Student Therapists Seek Out Client Information Online

Valentina Stoycheva & Jairo N. Fuertes, Ph.D., ABPP, LMHC
February 21, 2012

Few clinicians would dispute their clients’ right to privacy, including when and to what extent to share personal information in therapy. However, as DiLillo and Gale (2011) point out, the current advances in the use of the Internet – such as the development of search engines and social networks, for example – have led to certain dissolution of interpersonal boundaries and expectations of privacy. Interested in the attitudes and behaviors of student therapists toward the use of websites to obtain information about their clients, the authors surveyed 854 psychology doctoral students in the United States and Canada.

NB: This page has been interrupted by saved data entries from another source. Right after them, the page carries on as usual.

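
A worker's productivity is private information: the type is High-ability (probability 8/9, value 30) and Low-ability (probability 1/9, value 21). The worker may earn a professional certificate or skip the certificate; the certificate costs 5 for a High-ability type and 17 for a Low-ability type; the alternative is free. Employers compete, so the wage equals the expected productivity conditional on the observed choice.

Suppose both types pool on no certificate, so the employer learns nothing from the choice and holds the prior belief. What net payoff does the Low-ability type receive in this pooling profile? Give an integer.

29

Pooled wage = 8/9·30 + 1/9·21 = 29.
Low-ability pays no cost for no certificate, so net payoff = 29.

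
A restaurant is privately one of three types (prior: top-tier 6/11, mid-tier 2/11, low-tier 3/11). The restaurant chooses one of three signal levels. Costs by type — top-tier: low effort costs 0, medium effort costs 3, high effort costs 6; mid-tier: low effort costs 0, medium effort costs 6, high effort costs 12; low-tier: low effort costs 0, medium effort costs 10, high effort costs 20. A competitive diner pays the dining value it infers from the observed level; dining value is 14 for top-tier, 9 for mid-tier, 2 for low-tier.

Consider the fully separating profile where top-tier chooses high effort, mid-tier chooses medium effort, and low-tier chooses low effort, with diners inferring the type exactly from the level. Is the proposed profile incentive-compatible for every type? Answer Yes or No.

Separating price premiums: high effort → 14, medium effort → 9, low effort → 2.
top-tier (assigned high effort): low effort: 2 − 0 = 2; medium effort: 9 − 3 = 6; high effort: 14 − 6 = 8. top-tier stays.
mid-tier (assigned medium effort): low effort: 2 − 0 = 2; medium effort: 9 − 6 = 3; high effort: 14 − 12 = 2. mid-tier stays.
low-tier (assigned low effort): low effort: 2 − 0 = 2; medium effort: 9 − 10 = -1; high effort: 14 − 20 = -6. low-tier stays.
Every type prefers its assigned level; separation holds.

Yes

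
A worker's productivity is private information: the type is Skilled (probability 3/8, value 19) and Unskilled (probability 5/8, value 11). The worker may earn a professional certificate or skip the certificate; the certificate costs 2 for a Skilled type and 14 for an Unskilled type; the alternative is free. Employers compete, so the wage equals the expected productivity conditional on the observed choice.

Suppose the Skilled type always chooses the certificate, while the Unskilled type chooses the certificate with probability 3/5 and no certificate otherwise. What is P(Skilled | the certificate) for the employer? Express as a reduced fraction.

P(the certificate) = (3/8)·1 + (5/8)·(3/5) = 3/4.
By Bayes' rule, P(Skilled | the certificate) = (3/8) / (3/4) = 1/2.

1/2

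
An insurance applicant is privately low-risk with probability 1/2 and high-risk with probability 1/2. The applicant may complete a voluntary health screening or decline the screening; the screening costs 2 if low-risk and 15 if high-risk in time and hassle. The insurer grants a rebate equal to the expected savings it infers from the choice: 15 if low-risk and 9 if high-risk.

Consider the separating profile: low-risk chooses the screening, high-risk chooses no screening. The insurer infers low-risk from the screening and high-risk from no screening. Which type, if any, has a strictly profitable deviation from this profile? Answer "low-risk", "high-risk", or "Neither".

The screening pays 15; no screening pays 9.
low-risk: assigned the screening, nets 15 − 2 = 13; deviating to no screening nets 9.
high-risk: assigned no screening, nets 9; deviating to the screening nets 15 − 15 = 0.
Both types strictly prefer their assigned action; no profitable deviation.

Neither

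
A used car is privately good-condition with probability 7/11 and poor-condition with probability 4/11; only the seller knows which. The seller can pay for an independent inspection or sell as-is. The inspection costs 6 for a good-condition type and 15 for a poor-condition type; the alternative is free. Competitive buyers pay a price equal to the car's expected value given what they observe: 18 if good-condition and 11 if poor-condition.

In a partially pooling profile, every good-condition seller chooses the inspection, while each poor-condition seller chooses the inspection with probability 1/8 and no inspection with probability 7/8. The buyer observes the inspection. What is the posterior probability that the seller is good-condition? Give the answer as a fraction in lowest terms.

P(the inspection) = (7/11)·1 + (4/11)·(1/8) = 15/22.
By Bayes' rule, P(good-condition | the inspection) = (7/11) / (15/22) = 14/15.

14/15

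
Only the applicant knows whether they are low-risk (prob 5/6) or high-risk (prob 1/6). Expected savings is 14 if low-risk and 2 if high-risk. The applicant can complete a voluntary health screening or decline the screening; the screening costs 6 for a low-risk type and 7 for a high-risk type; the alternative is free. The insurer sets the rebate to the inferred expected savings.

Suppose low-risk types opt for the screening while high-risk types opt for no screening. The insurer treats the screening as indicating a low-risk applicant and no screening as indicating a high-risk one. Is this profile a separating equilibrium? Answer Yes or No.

Under these beliefs, the screening earns rebate 14 and no screening earns rebate 2.
low-risk: the screening nets 14 − 6 = 8; no screening nets 2. low-risk prefers the screening.
high-risk: the screening nets 14 − 7 = 7; no screening nets 2. high-risk would deviate to the screening.
high-risk has a profitable deviation, so the profile is not an equilibrium.

No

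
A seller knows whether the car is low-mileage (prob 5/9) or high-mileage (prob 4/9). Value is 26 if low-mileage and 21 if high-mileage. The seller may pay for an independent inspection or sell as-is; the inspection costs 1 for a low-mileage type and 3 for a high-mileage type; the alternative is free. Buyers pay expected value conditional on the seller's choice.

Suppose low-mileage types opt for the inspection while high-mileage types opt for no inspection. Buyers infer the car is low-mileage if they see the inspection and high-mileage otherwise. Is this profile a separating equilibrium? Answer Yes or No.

Under these beliefs, the inspection earns price 26 and no inspection earns price 21.
low-mileage: the inspection nets 26 − 1 = 25; no inspection nets 21. low-mileage prefers the inspection.
high-mileage: the inspection nets 26 − 3 = 23; no inspection nets 21. high-mileage would deviate to the inspection.
high-mileage has a profitable deviation, so the profile is not an equilibrium.

No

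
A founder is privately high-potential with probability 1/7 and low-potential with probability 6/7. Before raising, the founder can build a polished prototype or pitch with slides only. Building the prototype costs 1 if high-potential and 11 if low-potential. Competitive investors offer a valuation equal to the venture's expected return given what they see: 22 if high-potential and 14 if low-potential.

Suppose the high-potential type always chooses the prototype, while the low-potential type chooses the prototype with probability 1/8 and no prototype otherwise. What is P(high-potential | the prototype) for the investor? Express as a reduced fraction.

P(the prototype) = (1/7)·1 + (6/7)·(1/8) = 1/4.
By Bayes' rule, P(high-potential | the prototype) = (1/7) / (1/4) = 4/7.

4/7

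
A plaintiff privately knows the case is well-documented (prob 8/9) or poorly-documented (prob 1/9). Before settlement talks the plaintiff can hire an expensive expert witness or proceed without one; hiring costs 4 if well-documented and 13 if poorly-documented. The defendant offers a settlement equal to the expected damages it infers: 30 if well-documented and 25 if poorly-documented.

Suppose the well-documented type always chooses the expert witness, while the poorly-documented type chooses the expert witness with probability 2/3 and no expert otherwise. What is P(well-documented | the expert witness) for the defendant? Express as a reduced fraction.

P(the expert witness) = (8/9)·1 + (1/9)·(2/3) = 26/27.
By Bayes' rule, P(well-documented | the expert witness) = (8/9) / (26/27) = 12/13.

12/13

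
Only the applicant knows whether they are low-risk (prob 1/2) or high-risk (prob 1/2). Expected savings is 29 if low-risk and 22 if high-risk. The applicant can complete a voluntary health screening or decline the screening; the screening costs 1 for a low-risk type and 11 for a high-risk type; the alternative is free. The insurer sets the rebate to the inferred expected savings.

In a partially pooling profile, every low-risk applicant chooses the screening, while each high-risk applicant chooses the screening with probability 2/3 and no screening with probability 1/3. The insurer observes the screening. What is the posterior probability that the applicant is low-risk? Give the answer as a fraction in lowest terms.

3/5

P(the screening) = (1/2)·1 + (1/2)·(2/3) = 5/6.
By Bayes' rule, P(low-risk | the screening) = (1/2) / (5/6) = 3/5.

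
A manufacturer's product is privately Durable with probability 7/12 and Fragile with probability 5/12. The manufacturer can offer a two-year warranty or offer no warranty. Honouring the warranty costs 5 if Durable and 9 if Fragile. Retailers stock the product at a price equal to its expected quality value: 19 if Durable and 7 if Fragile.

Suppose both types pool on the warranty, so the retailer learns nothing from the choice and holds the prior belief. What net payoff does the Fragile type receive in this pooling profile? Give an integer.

5

Pooled price = 7/12·19 + 5/12·7 = 14.
Fragile pays cost 9 for the warranty, so net payoff = 14 − 9 = 5.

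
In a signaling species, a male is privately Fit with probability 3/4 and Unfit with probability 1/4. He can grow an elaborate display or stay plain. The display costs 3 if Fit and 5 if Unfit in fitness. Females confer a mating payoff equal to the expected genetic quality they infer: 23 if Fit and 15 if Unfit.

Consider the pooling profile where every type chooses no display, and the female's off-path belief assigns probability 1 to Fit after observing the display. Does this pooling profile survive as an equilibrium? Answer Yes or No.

Yes

On path, the female holds the prior and pays 3/4·23 + 1/4·15 = 21. Off path (the display), believing Fit, it pays 23.
Fit: no display nets 21; the display nets 23 − 3 = 20. Fit stays.
Unfit: no display nets 21; the display nets 23 − 5 = 18. Unfit stays.
No type deviates, so pooling is sustained.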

They found that almost all of the surveyed therapists in training who reported seeing clients had also used a search engine (e.g., Google) or a networking website (e.g., Facebook or MySpace) to gather information about a client. Interestingly, over two-thirds of them also reported that they believed it was either always unacceptable or usually unacceptable to use the Internet to obtain information about clients. While in most cases the therapists indicated that their clients were aware of the conducted online searches, almost 20% of clients were reported to have not been informed of it. The study’s authors discuss this discrepancy between clinical trainees’ attitudes and behaviors in light of the increasing role of the Internet in people’s lives. They further address possible interpretations of their findings, as well as their ethical and educational implications.